Caps for New Programs
Finally, CMS is proposing changes to the effective dates of its application of the FTE resident cap, the three-year rolling average, and the IRB ratio for new programs. See 79 Fed. Reg. 28145-28149. Currently, for new programs, a hospital has a cap-building period of five years, with the hospital’s new cap applied effective with the beginning of the sixth program year of the first new program’s existence. The three-year rolling average for IME and direct GME, and the IRB ratio cap for IME, however, are applied when the minimum accredited length of each new program starts within that five-year window. CMS proposes to simplify and coordinate the timing of these caps. The methodology for calculating the FTE resident caps would continue, with the cap determined at the end of the first new program’s fifth year. Instead of the FTE resident cap being effective beginning with the sixth program year of the first new program, however, the FTE resident caps, the rolling average, and the IRB ratio cap would be effective beginning with the applicable hospital’s cost reporting period that precedes the start of the sixth program year of the first new program started.

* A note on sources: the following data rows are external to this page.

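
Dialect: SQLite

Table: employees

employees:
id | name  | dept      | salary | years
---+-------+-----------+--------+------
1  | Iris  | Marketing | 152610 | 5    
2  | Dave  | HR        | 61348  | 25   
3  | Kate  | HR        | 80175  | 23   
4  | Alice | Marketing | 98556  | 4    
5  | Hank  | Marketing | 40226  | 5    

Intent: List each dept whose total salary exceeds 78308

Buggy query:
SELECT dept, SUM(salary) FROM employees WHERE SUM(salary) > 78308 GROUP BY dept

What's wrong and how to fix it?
Bug: WHERE runs before GROUP BY, so aggregates aren't available there

Fix: Use HAVING (which filters groups after aggregation) instead of WHERE

Corrected query:
SELECT dept, SUM(salary) FROM employees GROUP BY dept HAVING SUM(salary) > 78308

Result:
dept      | SUM(salary)
----------+------------
HR        | 141523     
Marketing | 291392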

In this fashion, the FTE cap, the three-year rolling average, and the IRB ratio cap would begin simultaneously.
CMS’s proposals, in the main, appear to benefit many hospitals, at least in providing greater clarity regarding CMS’s rules and expectations. This is particularly true regarding the proposal to coordinate the effective dates for the permanent cap, rolling average, and IRB ratio cap so that they become effective at the same time. On the negative side, the CMS proposals effectively reduce the amount of time that the new medical residency training programs would be exempt from the FTE resident caps, moving the effective date back by as much as nearly a year. Further, with respect to § 5506 applications, CMS has removed the possibility of hospitals obtaining simple cap relief. Given that CMS makes few awards for cap relief, however, this proposed action by the agency may have little practical affect.
Comments to the regulation are due by June 30, 2014.